Dollar Declines as FOMC Minutes Point to Powell Pumping the Brakes on Hawkish Fed
- Federal Reserve Chairman Jerome Powell Pivots on Hawkish Narrative to Dovish Outlook
- Dollar Dips in Anticipation of Fewer Future Rate Hikes
- US Equities Rally on the Prospect of Lower Interest Rates
Minutes released by the Federal Reserve's FOMC today covering its November 7-8 meeting revealed that the central bank looks to stay on course for its fourth rate hike this year at the conclusion of its next meeting on December 19. The FOMC minutes, which detail the central bank’s internal deliberations over managing its dual mandate of maintaining stable prices and low unemployment, addressed the Fed’s current reading on the health of the US economy and its future outlook. The release detailed “almost all participants expressed the view that another increase in the target range for the federal funds rate was likely to be warranted fairly soon.”
The report implied that the Fed intends to stand pat on its position to raise the target federal funds rate an additional 25 basis points from the current range of 2.00-2.25 percent seeing that “the labor market had continued to strengthen and that economic activity had been rising at a strong rate.” However, the future path for policy normalization has grown increasingly uncertain. The minutes allude to the recent shift in the Fed’s narrative for “slow-and-steady” increases in the Fed’s policy rate to a less hawkish stance as Jerome Powell, Chairman of the Federal Reserve, states the central bank is not on a “preset policy path.”

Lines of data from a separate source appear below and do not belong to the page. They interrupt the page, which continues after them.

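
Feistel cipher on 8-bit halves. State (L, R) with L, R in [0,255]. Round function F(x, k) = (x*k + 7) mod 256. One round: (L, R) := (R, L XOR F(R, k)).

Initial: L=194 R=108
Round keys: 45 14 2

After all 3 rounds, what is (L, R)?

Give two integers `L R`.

Round 1 (k=45): L=108 R=193
Round 2 (k=14): L=193 R=249
Round 3 (k=2): L=249 R=56

Answer: 249 56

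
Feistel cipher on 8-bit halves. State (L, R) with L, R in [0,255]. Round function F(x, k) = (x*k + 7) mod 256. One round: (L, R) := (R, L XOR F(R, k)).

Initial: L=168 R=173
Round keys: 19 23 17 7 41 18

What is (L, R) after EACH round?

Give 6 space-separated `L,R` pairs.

Round 1 (k=19): L=173 R=118
Round 2 (k=23): L=118 R=12
Round 3 (k=17): L=12 R=165
Round 4 (k=7): L=165 R=134
Round 5 (k=41): L=134 R=216
Round 6 (k=18): L=216 R=177

Answer: 173,118 118,12 12,165 165,134 134,216 216,177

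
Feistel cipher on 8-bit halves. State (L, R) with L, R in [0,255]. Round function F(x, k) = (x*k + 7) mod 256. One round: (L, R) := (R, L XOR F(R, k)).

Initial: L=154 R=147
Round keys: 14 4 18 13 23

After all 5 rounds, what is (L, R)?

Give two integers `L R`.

Answer: 195 64

Derivation:
Round 1 (k=14): L=147 R=139
Round 2 (k=4): L=139 R=160
Round 3 (k=18): L=160 R=204
Round 4 (k=13): L=204 R=195
Round 5 (k=23): L=195 R=64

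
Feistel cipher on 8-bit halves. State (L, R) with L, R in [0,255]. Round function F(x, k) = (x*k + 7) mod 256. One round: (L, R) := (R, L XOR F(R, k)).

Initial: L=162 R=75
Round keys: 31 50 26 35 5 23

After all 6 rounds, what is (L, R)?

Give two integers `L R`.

Round 1 (k=31): L=75 R=190
Round 2 (k=50): L=190 R=104
Round 3 (k=26): L=104 R=41
Round 4 (k=35): L=41 R=202
Round 5 (k=5): L=202 R=208
Round 6 (k=23): L=208 R=125

Answer: 208 125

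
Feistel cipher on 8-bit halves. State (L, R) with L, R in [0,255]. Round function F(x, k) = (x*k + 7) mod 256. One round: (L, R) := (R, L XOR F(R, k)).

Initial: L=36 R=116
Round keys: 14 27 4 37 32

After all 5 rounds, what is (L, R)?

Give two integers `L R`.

Answer: 151 75

Derivation:
Round 1 (k=14): L=116 R=123
Round 2 (k=27): L=123 R=116
Round 3 (k=4): L=116 R=172
Round 4 (k=37): L=172 R=151
Round 5 (k=32): L=151 R=75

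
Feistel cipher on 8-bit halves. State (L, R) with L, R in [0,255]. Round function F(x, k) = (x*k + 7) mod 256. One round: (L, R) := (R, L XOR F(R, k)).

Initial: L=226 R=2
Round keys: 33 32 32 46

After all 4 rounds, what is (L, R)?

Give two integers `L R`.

Answer: 12 74

Derivation:
Round 1 (k=33): L=2 R=171
Round 2 (k=32): L=171 R=101
Round 3 (k=32): L=101 R=12
Round 4 (k=46): L=12 R=74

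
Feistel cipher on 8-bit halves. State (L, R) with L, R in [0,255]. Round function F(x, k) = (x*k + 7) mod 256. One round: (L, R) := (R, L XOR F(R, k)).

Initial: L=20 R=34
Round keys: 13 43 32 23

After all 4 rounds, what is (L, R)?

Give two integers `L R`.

Round 1 (k=13): L=34 R=213
Round 2 (k=43): L=213 R=236
Round 3 (k=32): L=236 R=82
Round 4 (k=23): L=82 R=137

Answer: 82 137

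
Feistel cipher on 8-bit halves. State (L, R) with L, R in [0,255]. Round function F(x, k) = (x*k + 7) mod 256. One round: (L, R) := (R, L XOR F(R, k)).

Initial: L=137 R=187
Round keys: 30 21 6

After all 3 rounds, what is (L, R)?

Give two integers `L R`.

Round 1 (k=30): L=187 R=120
Round 2 (k=21): L=120 R=100
Round 3 (k=6): L=100 R=39

Answer: 100 39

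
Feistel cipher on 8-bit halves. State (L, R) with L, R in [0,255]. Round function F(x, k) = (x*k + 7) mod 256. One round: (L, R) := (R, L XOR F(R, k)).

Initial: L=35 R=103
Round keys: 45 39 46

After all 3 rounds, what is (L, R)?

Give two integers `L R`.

Round 1 (k=45): L=103 R=1
Round 2 (k=39): L=1 R=73
Round 3 (k=46): L=73 R=36

Answer: 73 36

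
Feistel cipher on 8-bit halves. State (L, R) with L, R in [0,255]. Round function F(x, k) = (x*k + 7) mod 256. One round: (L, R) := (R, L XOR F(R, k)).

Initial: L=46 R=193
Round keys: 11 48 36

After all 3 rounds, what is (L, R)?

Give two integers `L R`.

Answer: 134 163

Derivation:
Round 1 (k=11): L=193 R=124
Round 2 (k=48): L=124 R=134
Round 3 (k=36): L=134 R=163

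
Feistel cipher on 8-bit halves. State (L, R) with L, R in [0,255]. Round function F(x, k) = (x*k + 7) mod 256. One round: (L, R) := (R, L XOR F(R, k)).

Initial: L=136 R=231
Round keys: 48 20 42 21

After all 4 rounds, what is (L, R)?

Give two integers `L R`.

Answer: 144 67

Derivation:
Round 1 (k=48): L=231 R=223
Round 2 (k=20): L=223 R=148
Round 3 (k=42): L=148 R=144
Round 4 (k=21): L=144 R=67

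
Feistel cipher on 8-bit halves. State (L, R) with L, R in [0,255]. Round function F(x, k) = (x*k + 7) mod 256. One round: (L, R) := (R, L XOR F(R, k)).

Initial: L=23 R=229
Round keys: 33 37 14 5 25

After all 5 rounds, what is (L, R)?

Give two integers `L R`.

Round 1 (k=33): L=229 R=155
Round 2 (k=37): L=155 R=139
Round 3 (k=14): L=139 R=58
Round 4 (k=5): L=58 R=162
Round 5 (k=25): L=162 R=227

Answer: 162 227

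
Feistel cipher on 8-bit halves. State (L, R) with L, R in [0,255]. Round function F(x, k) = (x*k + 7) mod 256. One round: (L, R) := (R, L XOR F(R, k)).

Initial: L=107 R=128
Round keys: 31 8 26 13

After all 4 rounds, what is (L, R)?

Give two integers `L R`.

Round 1 (k=31): L=128 R=236
Round 2 (k=8): L=236 R=231
Round 3 (k=26): L=231 R=145
Round 4 (k=13): L=145 R=131

Answer: 145 131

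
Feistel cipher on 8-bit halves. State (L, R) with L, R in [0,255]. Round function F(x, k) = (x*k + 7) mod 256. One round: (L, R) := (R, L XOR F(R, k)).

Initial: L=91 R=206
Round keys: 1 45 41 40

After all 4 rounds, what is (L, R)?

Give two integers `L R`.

Answer: 188 84

Derivation:
Round 1 (k=1): L=206 R=142
Round 2 (k=45): L=142 R=51
Round 3 (k=41): L=51 R=188
Round 4 (k=40): L=188 R=84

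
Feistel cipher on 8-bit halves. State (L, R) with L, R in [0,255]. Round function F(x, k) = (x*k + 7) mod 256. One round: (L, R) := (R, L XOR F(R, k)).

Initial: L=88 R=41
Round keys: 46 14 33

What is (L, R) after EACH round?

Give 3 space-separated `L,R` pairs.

Answer: 41,61 61,116 116,198

Derivation:
Round 1 (k=46): L=41 R=61
Round 2 (k=14): L=61 R=116
Round 3 (k=33): L=116 R=198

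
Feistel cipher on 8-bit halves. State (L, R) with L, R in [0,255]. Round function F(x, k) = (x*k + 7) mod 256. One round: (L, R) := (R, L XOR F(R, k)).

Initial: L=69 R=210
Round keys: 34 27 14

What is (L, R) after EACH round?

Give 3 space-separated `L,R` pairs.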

Concerns were voiced over the adverse impact from tariffs in addition to deteriorating credit fundamentals, which follows other risks pointed out in the Fed’s Financial Stability Report (FSR) published yesterday. Additionally, Chairman Powell’s stated after the FSR release that rates are “just below” the range of the neutral rate of interest, estimated at 2.5-3.5 percent. The sudden dovish pivot by the head central banker compares to his comments after the FOMC meeting a month ago where Powell viewed rates “probably still a long way” from the neutral rate of interest.

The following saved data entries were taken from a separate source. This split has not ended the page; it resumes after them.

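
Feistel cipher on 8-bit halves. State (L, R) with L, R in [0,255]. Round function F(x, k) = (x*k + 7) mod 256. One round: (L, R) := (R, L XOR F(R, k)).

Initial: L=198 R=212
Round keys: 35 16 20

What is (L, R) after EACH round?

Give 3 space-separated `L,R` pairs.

Round 1 (k=35): L=212 R=197
Round 2 (k=16): L=197 R=131
Round 3 (k=20): L=131 R=134

Answer: 212,197 197,131 131,134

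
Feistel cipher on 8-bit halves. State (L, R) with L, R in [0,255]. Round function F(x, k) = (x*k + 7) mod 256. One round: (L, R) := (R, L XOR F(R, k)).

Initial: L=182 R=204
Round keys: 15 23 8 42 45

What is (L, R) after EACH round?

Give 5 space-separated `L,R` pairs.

Answer: 204,77 77,62 62,186 186,181 181,98

Derivation:
Round 1 (k=15): L=204 R=77
Round 2 (k=23): L=77 R=62
Round 3 (k=8): L=62 R=186
Round 4 (k=42): L=186 R=181
Round 5 (k=45): L=181 R=98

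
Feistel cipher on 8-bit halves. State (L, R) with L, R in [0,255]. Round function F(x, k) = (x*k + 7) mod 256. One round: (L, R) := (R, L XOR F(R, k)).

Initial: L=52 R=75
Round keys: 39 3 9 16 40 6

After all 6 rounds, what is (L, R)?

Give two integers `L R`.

Answer: 140 244

Derivation:
Round 1 (k=39): L=75 R=64
Round 2 (k=3): L=64 R=140
Round 3 (k=9): L=140 R=179
Round 4 (k=16): L=179 R=187
Round 5 (k=40): L=187 R=140
Round 6 (k=6): L=140 R=244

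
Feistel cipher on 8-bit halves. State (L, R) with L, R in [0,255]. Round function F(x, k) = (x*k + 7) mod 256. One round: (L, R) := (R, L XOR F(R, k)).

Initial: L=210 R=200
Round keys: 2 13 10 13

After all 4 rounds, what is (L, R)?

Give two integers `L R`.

Answer: 194 161

Derivation:
Round 1 (k=2): L=200 R=69
Round 2 (k=13): L=69 R=64
Round 3 (k=10): L=64 R=194
Round 4 (k=13): L=194 R=161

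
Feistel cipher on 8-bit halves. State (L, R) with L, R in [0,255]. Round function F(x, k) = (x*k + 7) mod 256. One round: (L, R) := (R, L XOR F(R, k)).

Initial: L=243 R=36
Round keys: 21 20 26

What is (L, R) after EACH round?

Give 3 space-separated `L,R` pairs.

Answer: 36,8 8,131 131,93

Derivation:
Round 1 (k=21): L=36 R=8
Round 2 (k=20): L=8 R=131
Round 3 (k=26): L=131 R=93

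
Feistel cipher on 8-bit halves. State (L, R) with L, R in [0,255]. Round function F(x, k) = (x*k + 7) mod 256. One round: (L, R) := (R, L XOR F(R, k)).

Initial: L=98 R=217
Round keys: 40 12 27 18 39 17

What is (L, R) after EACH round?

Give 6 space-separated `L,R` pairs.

Round 1 (k=40): L=217 R=141
Round 2 (k=12): L=141 R=122
Round 3 (k=27): L=122 R=104
Round 4 (k=18): L=104 R=45
Round 5 (k=39): L=45 R=138
Round 6 (k=17): L=138 R=28

Answer: 217,141 141,122 122,104 104,45 45,138 138,28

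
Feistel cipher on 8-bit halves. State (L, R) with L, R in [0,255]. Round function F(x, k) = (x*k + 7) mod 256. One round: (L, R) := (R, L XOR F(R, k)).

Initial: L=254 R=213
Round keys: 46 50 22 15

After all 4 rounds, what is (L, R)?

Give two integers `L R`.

Answer: 196 171

Derivation:
Round 1 (k=46): L=213 R=179
Round 2 (k=50): L=179 R=40
Round 3 (k=22): L=40 R=196
Round 4 (k=15): L=196 R=171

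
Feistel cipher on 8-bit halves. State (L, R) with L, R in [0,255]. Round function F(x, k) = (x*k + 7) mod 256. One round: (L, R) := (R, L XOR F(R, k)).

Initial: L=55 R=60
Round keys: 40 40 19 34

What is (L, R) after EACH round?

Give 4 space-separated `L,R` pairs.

Round 1 (k=40): L=60 R=80
Round 2 (k=40): L=80 R=187
Round 3 (k=19): L=187 R=184
Round 4 (k=34): L=184 R=204

Answer: 60,80 80,187 187,184 184,204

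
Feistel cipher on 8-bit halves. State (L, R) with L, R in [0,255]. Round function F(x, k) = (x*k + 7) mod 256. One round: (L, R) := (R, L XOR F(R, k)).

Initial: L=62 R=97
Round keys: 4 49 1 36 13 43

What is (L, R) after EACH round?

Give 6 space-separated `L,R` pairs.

Answer: 97,181 181,205 205,97 97,102 102,84 84,69

Derivation:
Round 1 (k=4): L=97 R=181
Round 2 (k=49): L=181 R=205
Round 3 (k=1): L=205 R=97
Round 4 (k=36): L=97 R=102
Round 5 (k=13): L=102 R=84
Round 6 (k=43): L=84 R=69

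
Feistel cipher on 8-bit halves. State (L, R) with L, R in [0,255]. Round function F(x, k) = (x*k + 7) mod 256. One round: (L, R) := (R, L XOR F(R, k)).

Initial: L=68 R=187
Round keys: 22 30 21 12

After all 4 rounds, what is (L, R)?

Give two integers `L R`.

Answer: 72 49

Derivation:
Round 1 (k=22): L=187 R=93
Round 2 (k=30): L=93 R=86
Round 3 (k=21): L=86 R=72
Round 4 (k=12): L=72 R=49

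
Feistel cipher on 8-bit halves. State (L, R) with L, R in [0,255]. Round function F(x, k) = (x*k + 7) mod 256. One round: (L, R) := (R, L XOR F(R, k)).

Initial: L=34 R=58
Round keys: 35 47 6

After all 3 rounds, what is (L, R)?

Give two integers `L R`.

Round 1 (k=35): L=58 R=215
Round 2 (k=47): L=215 R=186
Round 3 (k=6): L=186 R=180

Answer: 186 180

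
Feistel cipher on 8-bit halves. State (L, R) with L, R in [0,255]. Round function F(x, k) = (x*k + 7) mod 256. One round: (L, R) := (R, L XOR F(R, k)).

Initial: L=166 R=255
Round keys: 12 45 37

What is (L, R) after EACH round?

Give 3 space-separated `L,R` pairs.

Answer: 255,93 93,159 159,95

Derivation:
Round 1 (k=12): L=255 R=93
Round 2 (k=45): L=93 R=159
Round 3 (k=37): L=159 R=95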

The Fed minutes also pointed to signs of global growth slowing as well as the dying tailwind of fiscal stimulus from tax cuts and federal spending all posing downside risk to the economy. However, the minutes note that FOMC participants “suggested that some of these financial vulnerabilities might not currently represent risks to financial stability so much as they represent downside risk to the economic outlook.”

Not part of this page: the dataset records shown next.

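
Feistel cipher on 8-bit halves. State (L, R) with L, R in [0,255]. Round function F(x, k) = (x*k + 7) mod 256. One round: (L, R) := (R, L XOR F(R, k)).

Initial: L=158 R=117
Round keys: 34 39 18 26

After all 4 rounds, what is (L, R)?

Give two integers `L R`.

Round 1 (k=34): L=117 R=15
Round 2 (k=39): L=15 R=37
Round 3 (k=18): L=37 R=174
Round 4 (k=26): L=174 R=150

Answer: 174 150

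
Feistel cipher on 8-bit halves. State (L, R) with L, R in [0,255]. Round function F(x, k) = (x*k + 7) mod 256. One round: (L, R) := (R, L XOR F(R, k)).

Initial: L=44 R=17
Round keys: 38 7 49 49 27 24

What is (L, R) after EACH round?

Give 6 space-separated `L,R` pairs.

Answer: 17,161 161,127 127,247 247,49 49,197 197,78

Derivation:
Round 1 (k=38): L=17 R=161
Round 2 (k=7): L=161 R=127
Round 3 (k=49): L=127 R=247
Round 4 (k=49): L=247 R=49
Round 5 (k=27): L=49 R=197
Round 6 (k=24): L=197 R=78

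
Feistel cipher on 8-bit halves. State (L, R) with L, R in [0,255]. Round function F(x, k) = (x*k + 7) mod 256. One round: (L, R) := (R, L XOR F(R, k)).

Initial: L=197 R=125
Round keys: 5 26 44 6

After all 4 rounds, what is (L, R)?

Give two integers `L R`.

Answer: 10 7

Derivation:
Round 1 (k=5): L=125 R=189
Round 2 (k=26): L=189 R=68
Round 3 (k=44): L=68 R=10
Round 4 (k=6): L=10 R=7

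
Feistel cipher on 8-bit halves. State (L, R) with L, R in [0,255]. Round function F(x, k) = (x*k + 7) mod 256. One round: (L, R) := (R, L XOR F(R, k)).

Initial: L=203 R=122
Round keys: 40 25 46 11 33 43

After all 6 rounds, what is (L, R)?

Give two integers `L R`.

Answer: 83 27

Derivation:
Round 1 (k=40): L=122 R=220
Round 2 (k=25): L=220 R=249
Round 3 (k=46): L=249 R=25
Round 4 (k=11): L=25 R=227
Round 5 (k=33): L=227 R=83
Round 6 (k=43): L=83 R=27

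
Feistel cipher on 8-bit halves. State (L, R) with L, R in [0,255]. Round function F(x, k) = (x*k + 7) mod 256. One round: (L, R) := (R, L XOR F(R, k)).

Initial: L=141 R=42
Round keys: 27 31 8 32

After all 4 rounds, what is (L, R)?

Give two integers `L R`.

Answer: 215 194

Derivation:
Round 1 (k=27): L=42 R=248
Round 2 (k=31): L=248 R=37
Round 3 (k=8): L=37 R=215
Round 4 (k=32): L=215 R=194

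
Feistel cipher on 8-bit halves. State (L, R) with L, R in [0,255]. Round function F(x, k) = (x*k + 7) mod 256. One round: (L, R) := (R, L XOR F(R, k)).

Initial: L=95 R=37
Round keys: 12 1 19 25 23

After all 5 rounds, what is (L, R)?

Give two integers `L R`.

Round 1 (k=12): L=37 R=156
Round 2 (k=1): L=156 R=134
Round 3 (k=19): L=134 R=101
Round 4 (k=25): L=101 R=98
Round 5 (k=23): L=98 R=176

Answer: 98 176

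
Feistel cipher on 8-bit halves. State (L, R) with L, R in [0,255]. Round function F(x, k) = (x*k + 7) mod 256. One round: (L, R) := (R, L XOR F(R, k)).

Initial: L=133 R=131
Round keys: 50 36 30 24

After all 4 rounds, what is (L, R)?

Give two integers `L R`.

Round 1 (k=50): L=131 R=24
Round 2 (k=36): L=24 R=228
Round 3 (k=30): L=228 R=167
Round 4 (k=24): L=167 R=75

Answer: 167 75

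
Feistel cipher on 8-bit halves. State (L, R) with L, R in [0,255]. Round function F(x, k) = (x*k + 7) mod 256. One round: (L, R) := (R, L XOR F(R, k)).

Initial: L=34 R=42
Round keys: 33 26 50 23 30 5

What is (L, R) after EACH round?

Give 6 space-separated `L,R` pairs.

Answer: 42,83 83,95 95,198 198,142 142,109 109,166

Derivation:
Round 1 (k=33): L=42 R=83
Round 2 (k=26): L=83 R=95
Round 3 (k=50): L=95 R=198
Round 4 (k=23): L=198 R=142
Round 5 (k=30): L=142 R=109
Round 6 (k=5): L=109 R=166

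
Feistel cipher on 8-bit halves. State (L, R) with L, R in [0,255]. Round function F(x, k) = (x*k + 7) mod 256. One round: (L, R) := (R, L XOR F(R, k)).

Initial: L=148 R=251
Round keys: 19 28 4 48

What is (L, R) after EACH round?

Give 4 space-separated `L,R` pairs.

Answer: 251,60 60,108 108,139 139,123

Derivation:
Round 1 (k=19): L=251 R=60
Round 2 (k=28): L=60 R=108
Round 3 (k=4): L=108 R=139
Round 4 (k=48): L=139 R=123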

Following the release of the minutes, the dollar began to extend its slide further from yesterday’s drop as markets start to price lower interest rates ahead.
As for US equities, investors appear pleased by the Fed’s move towards a less hawkish approach to normalization with the S&P500 up over 2 percent since Powell spoke at the New York Economic Council following the FSR release.
But, the move could prove short lived if a complacent market is caught off guard by further gradual tightening next year. Given the recent move higher across the major stock indices as markets now expect fewer hikes in the future, the probability of a lower interest rate trajectory in 2019 appears overestimated considering the Fed is still 4 hikes below the midpoint of its current estimate for the neutral rate of interest.